Charging 0.5 euro (0.59 U.S. cents) per 20 minutes, Ofo bikes are slightly more expensive than its competitors. To attract new users, the company is offering free rides for the first 40 minutes until the end of the year.

"We bet on quality instead of price by offering a bike with high speed and high quality, and our ambition is to take the leadership in the market," said Kennel.

This goal seems challenging as Velib has already over 300,000 subscribers, but Kennel stressed that Ofo's ambition was not to take over Velib's market share, but to make a "complementary offer" to encourage more people to commute with bikes.

In Paris, where a landmark deal to curb climate change was reached by over 190 countries in December 2015, cutting carbon dioxide emissions in the transportation sector remains a difficult task, as some 600,000 vehicles are driven in the city every day.

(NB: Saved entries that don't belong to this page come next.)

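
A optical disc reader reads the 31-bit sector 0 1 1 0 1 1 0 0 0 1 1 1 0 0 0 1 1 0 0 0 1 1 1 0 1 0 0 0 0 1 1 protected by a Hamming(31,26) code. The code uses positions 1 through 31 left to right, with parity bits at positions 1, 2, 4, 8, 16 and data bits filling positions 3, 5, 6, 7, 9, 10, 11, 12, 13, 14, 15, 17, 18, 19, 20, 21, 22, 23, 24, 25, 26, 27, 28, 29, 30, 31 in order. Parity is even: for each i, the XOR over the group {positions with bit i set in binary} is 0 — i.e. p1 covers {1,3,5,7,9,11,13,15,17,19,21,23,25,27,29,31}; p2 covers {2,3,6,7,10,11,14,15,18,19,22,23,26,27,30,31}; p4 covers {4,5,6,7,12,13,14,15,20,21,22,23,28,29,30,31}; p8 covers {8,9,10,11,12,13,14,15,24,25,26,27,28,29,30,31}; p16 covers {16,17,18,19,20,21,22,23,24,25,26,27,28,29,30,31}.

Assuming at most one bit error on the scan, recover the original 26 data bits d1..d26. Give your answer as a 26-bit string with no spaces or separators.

11100111000100011101000011

s1 (pos 1,3,5,7,9,11,13,15,17,19,21,23,25,27,29,31): 0⊕1⊕1⊕0⊕0⊕1⊕0⊕0⊕1⊕0⊕1⊕1⊕1⊕0⊕0⊕1 = 0
s2 (pos 2,3,6,7,10,11,14,15,18,19,22,23,26,27,30,31): 1⊕1⊕1⊕0⊕1⊕1⊕0⊕0⊕0⊕0⊕1⊕1⊕0⊕0⊕1⊕1 = 1
s4 (pos 4,5,6,7,12,13,14,15,20,21,22,23,28,29,30,31): 0⊕1⊕1⊕0⊕1⊕0⊕0⊕0⊕0⊕1⊕1⊕1⊕0⊕0⊕1⊕1 = 0
s8 (pos 8,9,10,11,12,13,14,15,24,25,26,27,28,29,30,31): 0⊕0⊕1⊕1⊕1⊕0⊕0⊕0⊕0⊕1⊕0⊕0⊕0⊕0⊕1⊕1 = 0
s16 (pos 16,17,18,19,20,21,22,23,24,25,26,27,28,29,30,31): 1⊕1⊕0⊕0⊕0⊕1⊕1⊕1⊕0⊕1⊕0⊕0⊕0⊕0⊕1⊕1 = 0
Syndrome s16…s1 = 00010 → error at position 2.
Flip position 2: 0110110001110001100011101000011 → 0010110001110001100011101000011
Read data bits from positions 3,5,6,7,9,10,11,12,13,14,15,17,18,19,20,21,22,23,24,25,26,27,28,29,30,31: 11100111000100011101000011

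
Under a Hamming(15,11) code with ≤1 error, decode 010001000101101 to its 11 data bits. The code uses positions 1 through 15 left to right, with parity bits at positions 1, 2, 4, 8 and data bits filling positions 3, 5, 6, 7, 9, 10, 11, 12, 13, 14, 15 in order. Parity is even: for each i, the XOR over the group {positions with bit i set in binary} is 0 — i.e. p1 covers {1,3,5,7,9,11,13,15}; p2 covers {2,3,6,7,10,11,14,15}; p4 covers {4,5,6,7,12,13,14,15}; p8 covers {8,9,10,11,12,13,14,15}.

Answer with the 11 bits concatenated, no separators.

s1 (pos 1,3,5,7,9,11,13,15): 0⊕0⊕0⊕0⊕0⊕0⊕1⊕1 = 0
s2 (pos 2,3,6,7,10,11,14,15): 1⊕0⊕1⊕0⊕1⊕0⊕0⊕1 = 0
s4 (pos 4,5,6,7,12,13,14,15): 0⊕0⊕1⊕0⊕1⊕1⊕0⊕1 = 0
s8 (pos 8,9,10,11,12,13,14,15): 0⊕0⊕1⊕0⊕1⊕1⊕0⊕1 = 0
Syndrome s8…s1 = 0000 → no error.
Read data bits from positions 3,5,6,7,9,10,11,12,13,14,15: 00100101101

00100101101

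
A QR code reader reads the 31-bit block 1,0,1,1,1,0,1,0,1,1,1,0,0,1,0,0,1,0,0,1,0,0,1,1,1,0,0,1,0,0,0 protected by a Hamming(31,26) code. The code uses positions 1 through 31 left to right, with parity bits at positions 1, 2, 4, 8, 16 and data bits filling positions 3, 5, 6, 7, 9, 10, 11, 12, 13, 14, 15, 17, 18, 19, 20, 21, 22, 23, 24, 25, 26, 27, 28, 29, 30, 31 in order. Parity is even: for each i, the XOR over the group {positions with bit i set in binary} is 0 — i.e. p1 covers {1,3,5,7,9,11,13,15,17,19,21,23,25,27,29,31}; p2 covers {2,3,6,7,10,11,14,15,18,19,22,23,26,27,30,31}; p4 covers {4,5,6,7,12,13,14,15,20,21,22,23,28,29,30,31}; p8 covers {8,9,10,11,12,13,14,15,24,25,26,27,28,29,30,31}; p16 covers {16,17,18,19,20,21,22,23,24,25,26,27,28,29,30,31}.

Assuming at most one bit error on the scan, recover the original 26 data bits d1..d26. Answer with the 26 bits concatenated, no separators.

s1 (pos 1,3,5,7,9,11,13,15,17,19,21,23,25,27,29,31): 1⊕1⊕1⊕1⊕1⊕1⊕0⊕0⊕1⊕0⊕0⊕1⊕1⊕0⊕0⊕0 = 1
s2 (pos 2,3,6,7,10,11,14,15,18,19,22,23,26,27,30,31): 0⊕1⊕0⊕1⊕1⊕1⊕1⊕0⊕0⊕0⊕0⊕1⊕0⊕0⊕0⊕0 = 0
s4 (pos 4,5,6,7,12,13,14,15,20,21,22,23,28,29,30,31): 1⊕1⊕0⊕1⊕0⊕0⊕1⊕0⊕1⊕0⊕0⊕1⊕1⊕0⊕0⊕0 = 1
s8 (pos 8,9,10,11,12,13,14,15,24,25,26,27,28,29,30,31): 0⊕1⊕1⊕1⊕0⊕0⊕1⊕0⊕1⊕1⊕0⊕0⊕1⊕0⊕0⊕0 = 1
s16 (pos 16,17,18,19,20,21,22,23,24,25,26,27,28,29,30,31): 0⊕1⊕0⊕0⊕1⊕0⊕0⊕1⊕1⊕1⊕0⊕0⊕1⊕0⊕0⊕0 = 0
Syndrome s16…s1 = 01101 → error at position 13.
Flip position 13: 1011101011100100100100111001000 → 1011101011101100100100111001000
Read data bits from positions 3,5,6,7,9,10,11,12,13,14,15,17,18,19,20,21,22,23,24,25,26,27,28,29,30,31: 11011110110100100111001000

11011110110100100111001000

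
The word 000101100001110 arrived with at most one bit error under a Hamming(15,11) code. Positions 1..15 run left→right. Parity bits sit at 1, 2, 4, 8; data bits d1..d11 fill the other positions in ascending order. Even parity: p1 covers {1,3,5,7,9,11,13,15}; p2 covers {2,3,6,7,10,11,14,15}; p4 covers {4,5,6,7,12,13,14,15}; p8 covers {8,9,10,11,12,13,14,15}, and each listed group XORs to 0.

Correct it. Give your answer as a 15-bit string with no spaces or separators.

s1 (pos 1,3,5,7,9,11,13,15): 0⊕0⊕0⊕1⊕0⊕0⊕1⊕0 = 0
s2 (pos 2,3,6,7,10,11,14,15): 0⊕0⊕1⊕1⊕0⊕0⊕1⊕0 = 1
s4 (pos 4,5,6,7,12,13,14,15): 1⊕0⊕1⊕1⊕1⊕1⊕1⊕0 = 0
s8 (pos 8,9,10,11,12,13,14,15): 0⊕0⊕0⊕0⊕1⊕1⊕1⊕0 = 1
Syndrome s8…s1 = 1010 → error at position 10.
Flip position 10: 000101100001110 → 000101100101110

000101100101110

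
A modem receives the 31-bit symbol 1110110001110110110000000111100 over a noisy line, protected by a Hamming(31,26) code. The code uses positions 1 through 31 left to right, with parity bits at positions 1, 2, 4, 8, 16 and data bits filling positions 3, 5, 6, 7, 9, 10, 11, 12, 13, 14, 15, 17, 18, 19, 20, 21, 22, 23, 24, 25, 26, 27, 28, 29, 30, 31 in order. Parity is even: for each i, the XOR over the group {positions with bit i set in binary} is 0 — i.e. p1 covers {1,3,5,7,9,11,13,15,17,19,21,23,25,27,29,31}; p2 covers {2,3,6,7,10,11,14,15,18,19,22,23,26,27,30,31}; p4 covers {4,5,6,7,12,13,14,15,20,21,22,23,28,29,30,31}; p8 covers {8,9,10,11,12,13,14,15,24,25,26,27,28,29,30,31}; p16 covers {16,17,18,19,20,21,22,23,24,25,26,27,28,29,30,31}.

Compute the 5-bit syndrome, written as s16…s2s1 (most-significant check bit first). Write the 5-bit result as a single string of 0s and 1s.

s1 (pos 1,3,5,7,9,11,13,15,17,19,21,23,25,27,29,31): 1⊕1⊕1⊕0⊕0⊕1⊕0⊕1⊕1⊕0⊕0⊕0⊕0⊕1⊕1⊕0 = 0
s2 (pos 2,3,6,7,10,11,14,15,18,19,22,23,26,27,30,31): 1⊕1⊕1⊕0⊕1⊕1⊕1⊕1⊕1⊕0⊕0⊕0⊕1⊕1⊕0⊕0 = 0
s4 (pos 4,5,6,7,12,13,14,15,20,21,22,23,28,29,30,31): 0⊕1⊕1⊕0⊕1⊕0⊕1⊕1⊕0⊕0⊕0⊕0⊕1⊕1⊕0⊕0 = 1
s8 (pos 8,9,10,11,12,13,14,15,24,25,26,27,28,29,30,31): 0⊕0⊕1⊕1⊕1⊕0⊕1⊕1⊕0⊕0⊕1⊕1⊕1⊕1⊕0⊕0 = 1
s16 (pos 16,17,18,19,20,21,22,23,24,25,26,27,28,29,30,31): 0⊕1⊕1⊕0⊕0⊕0⊕0⊕0⊕0⊕0⊕1⊕1⊕1⊕1⊕0⊕0 = 0
Syndrome s16…s1 = 01100 → error at position 12.

01100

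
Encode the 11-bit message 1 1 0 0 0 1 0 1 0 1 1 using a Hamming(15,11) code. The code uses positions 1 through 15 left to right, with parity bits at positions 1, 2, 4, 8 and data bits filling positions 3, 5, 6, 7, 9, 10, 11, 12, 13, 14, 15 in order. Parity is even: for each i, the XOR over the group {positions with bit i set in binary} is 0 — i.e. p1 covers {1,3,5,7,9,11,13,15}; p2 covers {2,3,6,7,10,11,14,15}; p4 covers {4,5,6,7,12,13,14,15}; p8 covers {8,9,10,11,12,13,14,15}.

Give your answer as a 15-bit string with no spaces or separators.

Place data at non-parity positions: p1 p2 1 p4 1 0 0 p8 0 1 0 1 0 1 1
p1 (pos 1,3,5,7,9,11,13,15): XOR of data positions = 1⊕1⊕0⊕0⊕0⊕0⊕1 = 1
p2 (pos 2,3,6,7,10,11,14,15): XOR of data positions = 1⊕0⊕0⊕1⊕0⊕1⊕1 = 0
p4 (pos 4,5,6,7,12,13,14,15): XOR of data positions = 1⊕0⊕0⊕1⊕0⊕1⊕1 = 0
p8 (pos 8,9,10,11,12,13,14,15): XOR of data positions = 0⊕1⊕0⊕1⊕0⊕1⊕1 = 0
Codeword: 101010000101011

101010000101011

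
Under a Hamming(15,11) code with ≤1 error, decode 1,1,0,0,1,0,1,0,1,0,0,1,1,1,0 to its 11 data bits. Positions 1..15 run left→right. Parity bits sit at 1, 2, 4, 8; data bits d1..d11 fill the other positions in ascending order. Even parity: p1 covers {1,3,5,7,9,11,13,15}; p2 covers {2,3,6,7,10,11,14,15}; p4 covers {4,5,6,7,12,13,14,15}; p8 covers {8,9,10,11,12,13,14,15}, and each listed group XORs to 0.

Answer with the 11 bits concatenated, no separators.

s1 (pos 1,3,5,7,9,11,13,15): 1⊕0⊕1⊕1⊕1⊕0⊕1⊕0 = 1
s2 (pos 2,3,6,7,10,11,14,15): 1⊕0⊕0⊕1⊕0⊕0⊕1⊕0 = 1
s4 (pos 4,5,6,7,12,13,14,15): 0⊕1⊕0⊕1⊕1⊕1⊕1⊕0 = 1
s8 (pos 8,9,10,11,12,13,14,15): 0⊕1⊕0⊕0⊕1⊕1⊕1⊕0 = 0
Syndrome s8…s1 = 0111 → error at position 7.
Flip position 7: 110010101001110 → 110010001001110
Read data bits from positions 3,5,6,7,9,10,11,12,13,14,15: 01001001110

01001001110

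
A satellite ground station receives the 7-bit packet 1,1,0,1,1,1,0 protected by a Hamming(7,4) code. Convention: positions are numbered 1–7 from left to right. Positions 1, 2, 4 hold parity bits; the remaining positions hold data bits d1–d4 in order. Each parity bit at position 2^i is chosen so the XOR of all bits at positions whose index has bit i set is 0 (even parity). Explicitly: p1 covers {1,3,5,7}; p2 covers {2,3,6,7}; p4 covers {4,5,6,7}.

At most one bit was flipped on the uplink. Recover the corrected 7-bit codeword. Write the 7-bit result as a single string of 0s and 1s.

s1 (pos 1,3,5,7): 1⊕0⊕1⊕0 = 0
s2 (pos 2,3,6,7): 1⊕0⊕1⊕0 = 0
s4 (pos 4,5,6,7): 1⊕1⊕1⊕0 = 1
Syndrome s4…s1 = 100 → error at position 4.
Flip position 4: 1101110 → 1100110

1100110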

In April 2015, the city adopted the ambitious "Plan Velo" (Bike Plan) which aims to transform traffic-choked Paris into the world's "cycling capital."

Concrete measures in the plan include doubling the length of bicycle lanes from the current 700 km to 1,000 km and creating 10,000 new parking places for bikes by 2020.

To Ofo, this plan means enormous market potential and an opportunity to participate in the global climate mission.

"Ofo would like to work together with the municipal government to help achieve these goals and fight climate change," said Kennel.

While dock-less bike sharing brings convenience to urban commuters, new problems have emerged, such as irregular parking in public space and bikes being stolen or vandalized.

The Paris authorities are mulling a plan for all dock-less bike operators, including imposing a new tax for "occupying public space for commercial purposes."

In response, Kennel said Ofo would cooperate with the government, and had already established its own system to detect and punish those who park thoughtlessly after using the bikes.

Ofo's co-founder Zhang Yanqi told Xinhua that the company was planning to scale up its service in France.

"France is the 20th country where our company is present," he said. "In Paris, our target is to reach 10,000 bikes, and we will soon launch our service in four other French cities."

Ofo currently operates over 10 million dock-less bikes worldwide, with over 200 million users and 32 million daily transactions, according to the company.